1. Kapitel 1 by Nefertit

Kapitel 1 by Nefertit
Paul Davis betrat das Pentagon durch den selben Eingang wie an jedem Morgen und augenblicklich umfingen ihn die inzwischen vertrauten Eindrücke, die gefilterte Luft im Inneren der dicken Betonmauern, die immer auf konstant 22 Grad Celsius gehalten wurde, der etwas abgestandene Geruch eines typischen Bürokomplexes, die Stimmen der vielen hundert Mitarbeiter und das Klappern ihrer Schritte auf dem glatten Steinfußboden.

Draußen brach gerade der Tag über der Stadt an. Es war ein kühler, grauer Morgen. Der Himmel war noch wolkenverhangen nach dem Regen letzte Nacht, die Straßen waren nass und vereinzelt hingen noch Wassertropfen von den kahlen Ästen der Bäume und Sträucher.

„Guten Morgen, Sir.“ Der Wachmann am Eingang grüßte freundlich, als Paul an ihm vorbei ging und Paul erwiderte den Gruß. Der Wachmann warf nur einen kurzen Blick auf den Dienstausweis, den Paul schon ganz automatisch vorzeigte, wenn er das Gebäude betrat. Der Sergeant verrichtete seinen Dienst hier schon seit Jahren und kannte den Major inzwischen mit Namen. Meist kam der Major früher und ging später als die meisten anderen – solche Leute prägten sich über die Jahre in das Gedächtnis ein.

Paul stieg die Stufen hinauf zu der Etage, in der sein kleines Büro lag. Er hätte auch den Aufzug nehmen können, doch er hatte es sich angewöhnt, zumindest einmal am Tag die Treppe zu nehmen.

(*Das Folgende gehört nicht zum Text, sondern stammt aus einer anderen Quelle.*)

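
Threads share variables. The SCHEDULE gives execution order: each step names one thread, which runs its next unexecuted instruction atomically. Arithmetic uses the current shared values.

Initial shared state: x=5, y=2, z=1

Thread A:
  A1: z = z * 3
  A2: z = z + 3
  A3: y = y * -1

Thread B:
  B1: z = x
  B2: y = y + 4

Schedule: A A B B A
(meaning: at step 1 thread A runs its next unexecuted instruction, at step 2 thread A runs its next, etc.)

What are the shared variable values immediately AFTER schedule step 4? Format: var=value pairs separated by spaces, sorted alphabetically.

Step 1: thread A executes A1 (z = z * 3). Shared: x=5 y=2 z=3. PCs: A@1 B@0
Step 2: thread A executes A2 (z = z + 3). Shared: x=5 y=2 z=6. PCs: A@2 B@0
Step 3: thread B executes B1 (z = x). Shared: x=5 y=2 z=5. PCs: A@2 B@1
Step 4: thread B executes B2 (y = y + 4). Shared: x=5 y=6 z=5. PCs: A@2 B@2

Answer: x=5 y=6 z=5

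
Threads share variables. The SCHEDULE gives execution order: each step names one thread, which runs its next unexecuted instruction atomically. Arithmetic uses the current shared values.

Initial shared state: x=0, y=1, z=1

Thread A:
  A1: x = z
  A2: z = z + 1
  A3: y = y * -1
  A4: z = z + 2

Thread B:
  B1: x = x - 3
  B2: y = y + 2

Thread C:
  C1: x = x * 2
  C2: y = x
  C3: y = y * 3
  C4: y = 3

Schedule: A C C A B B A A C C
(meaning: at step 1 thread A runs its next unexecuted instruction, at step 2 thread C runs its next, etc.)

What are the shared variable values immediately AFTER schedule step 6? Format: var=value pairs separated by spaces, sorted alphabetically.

Step 1: thread A executes A1 (x = z). Shared: x=1 y=1 z=1. PCs: A@1 B@0 C@0
Step 2: thread C executes C1 (x = x * 2). Shared: x=2 y=1 z=1. PCs: A@1 B@0 C@1
Step 3: thread C executes C2 (y = x). Shared: x=2 y=2 z=1. PCs: A@1 B@0 C@2
Step 4: thread A executes A2 (z = z + 1). Shared: x=2 y=2 z=2. PCs: A@2 B@0 C@2
Step 5: thread B executes B1 (x = x - 3). Shared: x=-1 y=2 z=2. PCs: A@2 B@1 C@2
Step 6: thread B executes B2 (y = y + 2). Shared: x=-1 y=4 z=2. PCs: A@2 B@2 C@2

Answer: x=-1 y=4 z=2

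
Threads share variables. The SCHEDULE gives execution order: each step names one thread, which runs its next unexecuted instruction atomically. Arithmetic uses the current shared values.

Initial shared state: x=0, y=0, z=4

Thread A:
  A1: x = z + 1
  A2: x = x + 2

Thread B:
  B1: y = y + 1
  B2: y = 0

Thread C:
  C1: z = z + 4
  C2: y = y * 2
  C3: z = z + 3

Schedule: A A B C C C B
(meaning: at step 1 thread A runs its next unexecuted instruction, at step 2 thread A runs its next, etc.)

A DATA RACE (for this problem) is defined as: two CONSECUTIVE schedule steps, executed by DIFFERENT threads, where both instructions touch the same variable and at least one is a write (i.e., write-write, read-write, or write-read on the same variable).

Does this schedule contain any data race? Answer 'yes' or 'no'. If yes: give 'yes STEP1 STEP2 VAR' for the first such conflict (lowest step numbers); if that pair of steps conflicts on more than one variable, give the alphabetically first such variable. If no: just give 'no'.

Answer: no

Derivation:
Steps 1,2: same thread (A). No race.
Steps 2,3: A(r=x,w=x) vs B(r=y,w=y). No conflict.
Steps 3,4: B(r=y,w=y) vs C(r=z,w=z). No conflict.
Steps 4,5: same thread (C). No race.
Steps 5,6: same thread (C). No race.
Steps 6,7: C(r=z,w=z) vs B(r=-,w=y). No conflict.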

Oben angekommen, ging er den langen Flur hinunter zu seinem Büro. Hier begegneten ihm ein paar der anderen Angestellten des Pentagons. Einige von ihnen waren auf dem Weg zu ihren Büros noch in private Gespräche vertieft oder begrüßten einander mit persönlichen Worten, andere grüßten nur im Vorbeigehen – auch ihn, doch niemand machte sich die Mühe, ein persönliches Wort an ihn zu richten.

Meistens war es Paul nur recht, wenn man ihn in Ruhe ließ. Das gab ihm Zeit, in Gedanken noch mal seine Aufgaben für den Tag durchzugehen und eine kleine Prioritätenliste zu erstellen. Doch heute hätte er nichts dagegen gehabt, wenn ihn jemand in ein Gespräch verwickelt hätte.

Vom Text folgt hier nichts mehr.